Breeding Herd Performance and Management
Approximately 20 to 25 percent of the feed required to produce a market hog is not consumed directly by that individual, but instead is utilized by the breeding herd. Therefore, breeding herd reproductive efficiency influences the quantity of feed required to produce a market hog. Any practice that increases the number of pigs marketed per female year (female year = average number of females in the herd during each month during the year) results in each market hog being charged with less of the feed consumed by the breeding herd. Factors that have a significant impact on the number of pigs marketed per female year are 1) farrowing rate, 2)litter size, 3)interval from weaning to estrus, and 4) death loss.
Birth weight affects subsequent growth rate and feed utilization by pigs. Data in Table 10 illustrate that pigs weighing less than 1.4 pounds at birth were about 69 pounds lighter at 154 days of age than those weighing 3.8 pounds or more at birth. In such instances, more days are required to reach a given market weight. Thus, more feed goes toward body maintenance, consequently reducing feed efficiency.
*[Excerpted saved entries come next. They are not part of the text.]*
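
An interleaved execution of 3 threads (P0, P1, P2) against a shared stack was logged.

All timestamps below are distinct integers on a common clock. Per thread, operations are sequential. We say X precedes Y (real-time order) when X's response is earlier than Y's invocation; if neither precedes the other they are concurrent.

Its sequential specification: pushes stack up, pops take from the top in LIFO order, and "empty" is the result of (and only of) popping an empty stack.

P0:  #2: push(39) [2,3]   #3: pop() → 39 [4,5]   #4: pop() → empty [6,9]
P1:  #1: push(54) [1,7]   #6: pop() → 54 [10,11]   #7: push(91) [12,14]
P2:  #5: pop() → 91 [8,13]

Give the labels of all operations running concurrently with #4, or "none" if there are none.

#4 spans [6,9]; an op avoiding the whole window 6..9 is ordered, any other is concurrent
#1 [1,7]: concurrent
#2 [2,3]: before
#3 [4,5]: before
#5 [8,13]: concurrent
#6 [10,11]: after
#7 [12,14]: after

#1, #5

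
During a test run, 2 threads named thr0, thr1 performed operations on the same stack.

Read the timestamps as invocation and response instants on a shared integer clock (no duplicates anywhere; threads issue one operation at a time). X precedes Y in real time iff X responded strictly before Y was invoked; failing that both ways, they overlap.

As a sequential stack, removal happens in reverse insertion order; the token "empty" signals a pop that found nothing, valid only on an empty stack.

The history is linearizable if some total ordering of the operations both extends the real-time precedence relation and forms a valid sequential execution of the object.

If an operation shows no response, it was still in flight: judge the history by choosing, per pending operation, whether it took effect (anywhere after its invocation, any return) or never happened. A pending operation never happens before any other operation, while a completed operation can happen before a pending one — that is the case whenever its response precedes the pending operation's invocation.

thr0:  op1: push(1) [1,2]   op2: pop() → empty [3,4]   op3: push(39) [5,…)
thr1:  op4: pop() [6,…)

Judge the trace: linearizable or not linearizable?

events 1..3 are fine; event 4 — the response of op2 at time 4 — makes the prefix non-linearizable
one real-time candidate order over the 2 completed operations — the stack replay rejects it
one such order, op1, op2, breaks at step 2 where op2 pop() → empty is illegal

not linearizable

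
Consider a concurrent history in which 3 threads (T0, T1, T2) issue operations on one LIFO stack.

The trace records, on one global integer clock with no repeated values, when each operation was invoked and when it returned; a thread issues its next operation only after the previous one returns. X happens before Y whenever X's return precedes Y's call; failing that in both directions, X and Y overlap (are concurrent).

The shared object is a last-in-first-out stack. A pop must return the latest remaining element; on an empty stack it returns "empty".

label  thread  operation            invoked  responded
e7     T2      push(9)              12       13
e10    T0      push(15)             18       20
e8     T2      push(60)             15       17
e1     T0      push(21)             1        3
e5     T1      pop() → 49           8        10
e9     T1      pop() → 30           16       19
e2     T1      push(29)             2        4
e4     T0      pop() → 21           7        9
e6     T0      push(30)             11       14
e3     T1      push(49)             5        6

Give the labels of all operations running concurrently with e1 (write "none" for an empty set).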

Properly feeding sows during gestation will help assure that pig birth weights are in an acceptable range to promote optimal performance to market weight.

Table 10. -- Relation of Birth Weight on Subsequent Growth Rate1
Weight range, lb No. pigs Birth weight, lb 56-day weight, lb 154-day weight, lb
Less than 1.4 51 1.17 21.3 127.0
1.4 - 1.99 264 1.72 27.3 158.3
2.0 - 2.59 756 2.29 30.7 173.0
2.6 - 3.19 1418 2.80 34.2 182.0
3.2 - 3.79 831 3.41 36.8 189.2
3.8 and more 361 4.10 38.2 196.0
1Adapted from Noland and Johnson, 1972.